Ils ont regagné les réserves…

…quand aurons-nous la possibilité de les admirer à nouveau ?

Je repense à l’exposition Résonance que la Galerie Gradiva 9 quai Voltaire nous offrit en ouverture du Parcours des Mondes jusqu’au 19 novembre 2022.

Elle faisait dialoguer des dessins de Jean-Michel Basquiat et des nkisi nkonde, dits fétiches à clous des groupes kongo (depuis l’Angola jusqu’aux deux Républiques du Congo de part et d’autre du fleuve).

Ceux qui l’ont vue en ont gardé un souvenir marquant.
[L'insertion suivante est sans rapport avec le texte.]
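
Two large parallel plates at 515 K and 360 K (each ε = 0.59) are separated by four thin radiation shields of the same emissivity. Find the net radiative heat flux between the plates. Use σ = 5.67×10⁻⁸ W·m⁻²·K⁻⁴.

Each of the 5 gaps contributes resistance (2/ε − 1) = 2/0.59 − 1 = 2.390; total = 11.95.
q = σ(T₁⁴ − T₂⁴) / 11.95 = 5.67×10⁻⁸ × 5.35×10^10 / 11.95 = 254 W/m².

q ≈ 254 W/m²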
Je voulais vous en laisser quelques souvenirs visuels car étaient réunies là de superbes sculptures magiques provenant des réserves du musée de Tervuren choisies par Julien Volper.

Ces objets puissants, portant une charge ventrale et hérissées de clous ou de lames de couteau, étaient utilisés par le nganga pour jeter un sort, guérir certaines maladies ou poursuivre un voleur ; ils inspiraient la crainte autant qu’ils pouvaient guérir, les lames plantées dans le bois étaient là pour activer les pouvoirs du fétiche.
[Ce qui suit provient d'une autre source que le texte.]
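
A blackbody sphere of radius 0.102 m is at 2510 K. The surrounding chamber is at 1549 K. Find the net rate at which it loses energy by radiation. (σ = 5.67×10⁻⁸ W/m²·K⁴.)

A = 4πr² = 4π × (0.102)² = 0.131 m².
Q = σA(T⁴ − T_s⁴). T⁴ − T_s⁴ = (2510)⁴ − (1549)⁴ = 3.97×10^13 − 5.76×10^12 = 3.39×10^13 K⁴.
Q = 5.67×10⁻⁸ × 0.131 × 3.39×10^13 = 2.52×10^5 W.

Q ≈ 2.52×10^5 W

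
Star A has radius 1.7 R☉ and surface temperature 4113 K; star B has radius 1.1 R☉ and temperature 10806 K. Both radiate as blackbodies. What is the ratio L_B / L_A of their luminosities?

L_B/L_A ≈ 19.9

L = 4πR²σT⁴ ∝ R²T⁴, so L_B/L_A = (1.1/1.7)² × (10806/4113)⁴ = 0.419 × 47.6 = 19.9.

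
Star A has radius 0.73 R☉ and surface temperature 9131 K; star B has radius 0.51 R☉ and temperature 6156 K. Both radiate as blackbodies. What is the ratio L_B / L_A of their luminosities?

L = 4πR²σT⁴ ∝ R²T⁴, so L_B/L_A = (0.51/0.73)² × (6156/9131)⁴ = 0.488 × 0.207 = 0.101.

L_B/L_A ≈ 0.101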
Les nkisi n’étaient pas tous anthropomorphes, pour preuve ce terrifiant chien nkisi mbwa

capable d’infliger des morsures aux voleurs, de les pister dans la nuit. Les chiens en pays kongo étaient dits intermédiaires entre les vivants et les morts.

Ce hérissement de clous et de lames n’a pas masqué la fine sculpture de beaux visages hiératiques.